I pulled back from her and cupped her face as I scanned her for injuries, she was sobbing now and she shook her head as she covered my hands with hers. "Layla I'm sorry, I'm so sorry it's all my fault! Please don't be mad at me."

I shushed her gently, pushing her hair back behind her ears. "Hey, hey P, it's alright. Why would I be mad? Nothing is your fault."

"But it is! I was the one who caused the explosion, my Mouser finally worked with those crystals we found on the job. I killed everyone and when I told Vi she hit me, and called me a jinx! It's all my fault and now she's gone too, please don't be mad at me." She rambled quickly and I tried not to let the surprise I was feeling show on my face, so I pulled her back into a hug as I ran my hands in circles on her back. Oh god, it all makes sense now. That's why Vi's body wasn't with Vander and I, she must've regained consciousness before I did and Powder found her. Vi's temper let loose at the worst time and she made her sister think this was all her fault, I know she only meant to help. And I also know Vi enough to know that she hit Powder and called her a jinx out of anger, she would never do or say any of that with a clear head.

"Hey Pow, look at me. I might not've been there when you were with Vi, but you have to realize honey that she would never mean those things. Like you she must've been overwhelmed and angry that all of this happened so fast. She loves you and always has, she's your sister." I cupped her face again, looking in her eyes to make sure she knows how serious I am.

"Was." My sincere expression dropped at the sudden change in her voice, "She was my sister. Now she's dead, just like the others. I killed them, so now I have to deal with it just like Silco says."

The blood drained from my face as she said his name. She was his new prodigy, he must've been there after it all and took her. Making her believe she really was a jinx and now gets to live up to the name.

"Powder we have to go, you can't stay here with him. Come with me-."

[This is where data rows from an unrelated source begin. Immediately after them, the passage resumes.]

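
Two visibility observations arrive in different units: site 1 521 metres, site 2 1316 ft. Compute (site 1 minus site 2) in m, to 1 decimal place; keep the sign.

site 2: 1316 ft = 401.117 m.
Difference: 521.000 − 401.117 = 119.9 m.

119.9 m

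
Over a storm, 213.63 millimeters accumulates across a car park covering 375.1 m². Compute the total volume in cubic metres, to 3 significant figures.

1 mm over 1 m² is 1 L, so volume = 213.63 × 375.1 = 80132.613 L = 80.1 m³.

80.1 cubic metres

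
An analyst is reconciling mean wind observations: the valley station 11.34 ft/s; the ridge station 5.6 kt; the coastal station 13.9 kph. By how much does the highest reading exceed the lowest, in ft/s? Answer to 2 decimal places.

3.22 ft/s

the ridge station: 5.6 kt = 9.4517 ft/s.
the coastal station: 13.9 km/h = 12.6677 ft/s.
Spread: 12.6677 − 9.4517 = 3.22 ft/s.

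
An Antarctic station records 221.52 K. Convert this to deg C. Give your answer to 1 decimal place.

°C = 221.52 − 273.15 = -51.6 °C.

-51.6 °C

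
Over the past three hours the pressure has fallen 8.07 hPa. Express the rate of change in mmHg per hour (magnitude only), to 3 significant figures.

8.07 hPa / 3 h × 0.750062 mmHg/hPa = 2.02 mmHg/h.

2.02 mmHg per hour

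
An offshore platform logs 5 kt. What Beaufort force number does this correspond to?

5 kt lies in the Beaufort 2 band (light breeze, 4–6 kt).

Beaufort force 2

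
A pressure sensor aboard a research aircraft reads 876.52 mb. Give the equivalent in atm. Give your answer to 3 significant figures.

1 mb = 0.000986923 atm, so 876.52 × 0.000986923 = 0.865 atm.

0.865 atm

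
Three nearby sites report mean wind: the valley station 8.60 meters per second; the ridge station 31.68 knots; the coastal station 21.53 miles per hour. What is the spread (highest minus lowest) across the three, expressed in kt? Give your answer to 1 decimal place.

the valley station: 8.60 m/s = 16.717 kt.
the coastal station: 21.53 mph = 18.709 kt.
Spread: 31.680 − 16.717 = 15.0 kt.

15.0 kt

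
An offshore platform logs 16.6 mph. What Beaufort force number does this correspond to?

Beaufort force 4

16.6 mph = 7.4 m/s, which is Beaufort 4 (moderate breeze, 5.5–7.9 m/s).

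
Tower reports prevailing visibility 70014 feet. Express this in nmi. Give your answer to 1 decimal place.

11.5 nmi

1 ft = 0.000164579 nmi, so 70014 × 0.000164579 = 11.5 nmi.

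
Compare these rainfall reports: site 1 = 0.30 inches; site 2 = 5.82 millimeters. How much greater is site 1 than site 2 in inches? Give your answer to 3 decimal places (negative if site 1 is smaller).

site 2: 5.82 mm = 0.22913 in.
Difference: 0.30000 − 0.22913 = 0.071 in.

0.071 in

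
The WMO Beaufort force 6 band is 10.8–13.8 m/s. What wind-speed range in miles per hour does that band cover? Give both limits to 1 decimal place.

24.2 to 30.9 mph

10.8–13.8 m/s × 2.237 = 24.2–30.9 mph.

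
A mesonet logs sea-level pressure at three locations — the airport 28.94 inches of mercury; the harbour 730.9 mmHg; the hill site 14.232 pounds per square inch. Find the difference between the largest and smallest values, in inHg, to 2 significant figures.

0.20 inHg

the harbour: 730.9 mmHg = 28.7756 inHg.
the hill site: 14.232 psi = 28.9766 inHg.
Spread: 28.9766 − 28.7756 = 0.20 inHg.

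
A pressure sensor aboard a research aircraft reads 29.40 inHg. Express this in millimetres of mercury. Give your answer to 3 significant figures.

1 inHg = 25.4 mmHg, so 29.40 × 25.4 = 747 mmHg.

747 mmHg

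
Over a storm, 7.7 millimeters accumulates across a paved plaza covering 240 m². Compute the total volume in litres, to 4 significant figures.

1848 litres

1 mm over 1 m² is 1 L, so volume = 7.7 × 240 = 1848 L.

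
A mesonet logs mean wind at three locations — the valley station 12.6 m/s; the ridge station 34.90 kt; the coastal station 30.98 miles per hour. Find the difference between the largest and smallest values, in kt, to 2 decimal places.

the valley station: 12.6 m/s = 24.4924 kt.
the coastal station: 30.98 mph = 26.9209 kt.
Spread: 34.9000 − 24.4924 = 10.41 kt.

10.41 kt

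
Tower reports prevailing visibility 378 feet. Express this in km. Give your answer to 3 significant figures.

0.115 km

1 ft = 0.0003048 km, so 378 × 0.0003048 = 0.115 km.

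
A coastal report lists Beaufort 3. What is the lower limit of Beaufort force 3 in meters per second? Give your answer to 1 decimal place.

Beaufort 3 (gentle breeze) spans 3.4–5.4 m/s.

3.4 m/s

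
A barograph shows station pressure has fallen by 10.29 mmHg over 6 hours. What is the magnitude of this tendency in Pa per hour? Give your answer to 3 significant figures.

229 Pa per hour

10.29 mmHg / 6 h × 133.322 Pa/mmHg = 229 Pa/h.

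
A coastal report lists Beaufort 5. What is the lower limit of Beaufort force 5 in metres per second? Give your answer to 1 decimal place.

Beaufort 5 (fresh breeze) spans 8.0–10.7 m/s.

8.0 m/s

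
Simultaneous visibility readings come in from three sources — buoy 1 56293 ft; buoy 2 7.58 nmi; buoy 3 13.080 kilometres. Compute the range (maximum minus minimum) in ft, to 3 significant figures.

buoy 2: 7.58 nmi = 46056.96 ft.
buoy 3: 13.080 km = 42913.39 ft.
Spread: 56293.00 − 42913.39 = 13400 ft.

13400 ft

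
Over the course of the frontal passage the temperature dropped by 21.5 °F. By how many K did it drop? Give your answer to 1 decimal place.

11.9 K

A change of 1 °C equals a change of 1.8 °F: ΔK = 21.5 × 0.5556 = 11.9 K.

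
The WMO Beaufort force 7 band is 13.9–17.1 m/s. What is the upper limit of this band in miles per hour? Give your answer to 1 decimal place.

38.3 mph

13.9–17.1 m/s × 2.237 = 31.1–38.3 mph.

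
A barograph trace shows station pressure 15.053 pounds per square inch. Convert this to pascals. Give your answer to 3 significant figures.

104000 Pa

1 psi = 6894.76 Pa, so 15.053 × 6894.76 = 104000 Pa.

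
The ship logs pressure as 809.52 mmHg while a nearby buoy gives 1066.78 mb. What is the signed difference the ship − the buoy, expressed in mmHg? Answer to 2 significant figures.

9.4 mmHg

the buoy: 1066.78 mb = 800.151 mmHg.
Difference: 809.520 − 800.151 = 9.4 mmHg.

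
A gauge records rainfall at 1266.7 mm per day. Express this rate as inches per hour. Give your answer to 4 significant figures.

2.078 in/hour

1266.7 mm/day × 0.0393701 in/mm × 0.0416667 day/hour = 2.078 in/hour.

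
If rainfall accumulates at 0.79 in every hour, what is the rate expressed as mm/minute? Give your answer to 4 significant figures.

0.79 in/hour × 25.4 mm/in × 0.0166667 hour/minute = 0.3344 mm/minute.

0.3344 mm/minute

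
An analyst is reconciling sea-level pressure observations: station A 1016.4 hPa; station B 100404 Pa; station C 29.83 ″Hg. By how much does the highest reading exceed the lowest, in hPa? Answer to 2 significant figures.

station B: 100404 Pa = 1004.04 hPa.
station C: 29.83 inHg = 1010.16 hPa.
Spread: 1016.40 − 1004.04 = 12 hPa.

12 hPa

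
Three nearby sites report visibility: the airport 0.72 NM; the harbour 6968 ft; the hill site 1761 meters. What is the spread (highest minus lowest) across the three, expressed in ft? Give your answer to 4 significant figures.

2593 ft

the airport: 0.72 nmi = 4374.80 ft.
the hill site: 1761 m = 5777.56 ft.
Spread: 6968.00 − 4374.80 = 2593 ft.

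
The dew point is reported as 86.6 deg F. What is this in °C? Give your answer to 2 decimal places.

°C = (°F − 32) × 5/9 = (86.6 − 32) / 1.8 = 30.33 °C.

30.33 °C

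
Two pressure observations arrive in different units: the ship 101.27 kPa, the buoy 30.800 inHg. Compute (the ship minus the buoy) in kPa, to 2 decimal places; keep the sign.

the buoy: 30.800 inHg = 104.3008 kPa.
Difference: 101.2700 − 104.3008 = -3.03 kPa.

-3.03 kPa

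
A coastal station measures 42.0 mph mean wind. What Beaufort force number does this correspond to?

42.0 mph = 18.8 m/s, which is Beaufort 8 (gale, 17.2–20.7 m/s).

Beaufort force 8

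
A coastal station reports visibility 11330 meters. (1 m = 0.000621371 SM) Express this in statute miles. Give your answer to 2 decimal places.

1 m = 0.000621371 SM, so 11330 × 0.000621371 = 7.04 SM.

7.04 SM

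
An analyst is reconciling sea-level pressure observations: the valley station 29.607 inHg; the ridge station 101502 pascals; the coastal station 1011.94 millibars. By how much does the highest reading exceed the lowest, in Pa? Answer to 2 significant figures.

the valley station: 29.607 inHg = 100260.82 Pa.
the coastal station: 1011.94 mb = 101194.00 Pa.
Spread: 101502.00 − 100260.82 = 1200 Pa.

1200 Pa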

"Stop calling me that! I'm a jinx, so call me it. Jinx."

"You're not a jinx, Pow. I will never call you that because it is not true. Please just come with me and we can get away from here, this place isn't safe." I stood up and grabbed her hand gently, but she yanked it out of my hold angrily.

"Stop lying to me, Layla! I want to stay here with him, I'm not leaving." I stared down at the girl in horror as she crossed her arms in front of her.

I shook my head slowly before I tried reasoning with her, "But Pow-."

Suddenly something hard hit my temple and I went flying to the ground, I heard Powder gasp and yell at the person who hit me. I groaned as my vision started going in and out, twisting my body to see who my abuser was I looked up at the man.

Silco had a gun pointed at me as he smiled wickedly, "Well well well. If it isn't the famous singer, the Lanes love so much. Take her down to my office, so we can have a little...chat."